Spain’s Sun-drenched Capital City
Madrid is the underdog of great Spanish cities. Stepping out from under the shadow of Barcelona, Madrid has been rising in popularity, much to the locals’ dismay. English isn’t spoken by many and the maze-like alleys of old Madrid make getting lost easy. As a traveler, navigating your way through Madrid can be quite intimidating. Madrid is hard to get to know, and as far as the locals are concerned, that’s just fine, but that is part of its beauty.
Madrid preserves a sense of place that many international cities are slowly loosing. Don’t get us wrong, the presence of tourists certainly doesn’t go unnoticed. For every Michelin-starred restaurant, neighborhood tapas bar and authentic tavern in Madrid, you are beginning to find as many chains or ill-conceived establishments with terrible, overpriced food where a local wouldn’t be caught dead eating, but that makes finding the good stuff all the more rewarding.
Places for Beginners to try Spanish Cuisine in Madrid
Mercado San Miguel
The San Miguel Market is an obligatory stop for any visitor to Madrid. One of the city’s oldest traditional markets, saved from a state of disrepair and restored to the gourmet culinary space that it is today, Mercado San Miguel is a meeting place for Madrileños and visitors alike. Deemed too touristic by some locals, no doubt as a result of the slightly inflated prices and proximity to Plaza Mayor, Mercado San Miguel is still beloved by many.
The market aisles are filled with over 30 stands offering an array of ready-to-enjoy foods and beverages, from both Spanish and international cuisines. One of the major advantages of dining at Mercado San Miguel is the diversity you find there. It’s easy to go with a group, take a stroll around, find a table to settle at and then each person can go off to retrieve whatever foods suite their individual tastes. Feel like being adventurous and trying salted cod, a local favorite, Casa de Bacalao has you covered. Not quite ready to dive head-first into the delicacies of Spanish cuisine, opt for something more conservative like croquetas or an empanada. Want something familiar yet local, snack on some bandariilas and mild Spanish cheeses. No matter how hesitant you are to try new things, Mercado San Miguel is sure to have something to whet your appetite.
Tucked down a narrow pedestrian corridor, a stones throw from Madrid’s Plaza del Sol, Taberna Kaixo is situated among a long line of restaurants but still manages to stand apart. As you walk down the street you will be greeted by many people trying to tell you what a great deal they have for lunch or offer you a special on drinks. Keep on walking, because the reality is most of these places aren’t worth your time, let alone your money. Kaixo is different.

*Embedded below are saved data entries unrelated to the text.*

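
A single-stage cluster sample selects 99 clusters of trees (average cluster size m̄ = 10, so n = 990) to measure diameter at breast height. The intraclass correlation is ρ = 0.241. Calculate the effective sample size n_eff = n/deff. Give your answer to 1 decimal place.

312.4

deff = 1 + (10 − 1)·0.241 = 1 + 2.169 = 3.169.
n_eff = 990 / 3.169 = 312.4.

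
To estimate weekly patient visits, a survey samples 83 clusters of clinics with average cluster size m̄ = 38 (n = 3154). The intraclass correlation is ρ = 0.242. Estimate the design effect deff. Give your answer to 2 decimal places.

deff = 1 + (38 − 1)·0.242 = 1 + 8.954 = 9.954.

9.95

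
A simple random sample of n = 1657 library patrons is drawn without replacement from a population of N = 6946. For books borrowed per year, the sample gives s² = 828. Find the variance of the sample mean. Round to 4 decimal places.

Under SRS without replacement, Var(ȳ) = (1 − f)·s²/n with f = n/N = 1657/6946 = 0.23855456.
Var(ȳ) = (1 − 0.23855456)·828/1657 = 0.76144544·0.49969825 = 0.38049295.

0.3805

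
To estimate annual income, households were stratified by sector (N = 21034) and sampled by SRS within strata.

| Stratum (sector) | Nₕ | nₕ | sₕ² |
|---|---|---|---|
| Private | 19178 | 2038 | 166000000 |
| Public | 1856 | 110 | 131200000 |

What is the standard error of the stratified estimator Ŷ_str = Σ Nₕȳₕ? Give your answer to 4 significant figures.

5.535 × 10^6

Var(Ŷ_str) = Σₕ Nₕ²(1 − fₕ)sₕ²/nₕ.
Private: 19178²·(1 − 2038/19178)·166000000/2038 = 2.6774295 × 10^13.
Public: 1856²·(1 − 110/1856)·131200000/110 = 3.8651234 × 10^12.
Sum = 3.0639418 × 10^13.
SE = √(3.0639418 × 10^13) = 5.535 × 10^6.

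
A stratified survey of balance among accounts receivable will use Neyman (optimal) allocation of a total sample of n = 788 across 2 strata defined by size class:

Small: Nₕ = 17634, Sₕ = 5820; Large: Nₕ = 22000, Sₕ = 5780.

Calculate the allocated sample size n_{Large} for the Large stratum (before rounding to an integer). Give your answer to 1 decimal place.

436.1

Neyman allocation: nₕ = n·NₕSₕ / Σⱼ NⱼSⱼ.
Σ NⱼSⱼ = 17634·5820 + 22000·5780 = 2.2978988 × 10^8.
n_{Large} = 788·22000·5780 / (2.2978988 × 10^8) = 436.1.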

After a few meals out at typical Spanish restaurants you are sure to notice 3 things: 1) the service standards are very low compared to those in other countries, 2) food is simple and usually comes with no sides or garnishing 3) fancy salads aren’t common menu items. Kaixo is definitely a Spanish restaurant, but none of the above-mentioned rules apply. The service is friendly and attentive, salads are one of their specialties and, although there are simple menu items at Kaixo, there are well conceived dishes that consist of much more than a hunk of meat with a slice of tomato and a few lettuce leaves. Aside from their salads, we recommend their tostas; large pieces of toasted bread, topped with your choice of ingredients, from grilled chicken with arugula and blue cheese sauce to sobrasada covered with queso fundido. Although a meal here won’t change your life, you certainly get your money’s worth and the options are suitable for a foreign palate but based in Basque and Spanish cuisines.
Lateral, with 6 locations in Madrid and one opening in Barcelona, is known for it’s swanky atmosphere, outdoor dining and reasonable prices. Unfortunately, depending on which restaurant you go to, it’s also known for its nonchalant, and sometimes even rude, staff. We’ve had mixed experiences, but the service at their Plaza Santa Ana location is notoriously bad, so if you find yourself there wondering where your waiter is, don’t say we didn’t warn you. What Lateral lacks in customer attention, it makes up for in variety. Because the dishes are small, simple and cheap, a meal at Lateral affords you the opportunity to try a lot of different things without spending a ton of money.
If you are completely new to Spanish cuisine, this is a good gateway restaurant to start your initiation into local dining. The best approach to a meal here is to not be in a hurry. Go when you have time to spare and order one of everything that looks interesting. Most of the food is average, but some is surprisingly tasty, and it will give you an overall idea of the types of dishes you’ll find on other menus in Spain.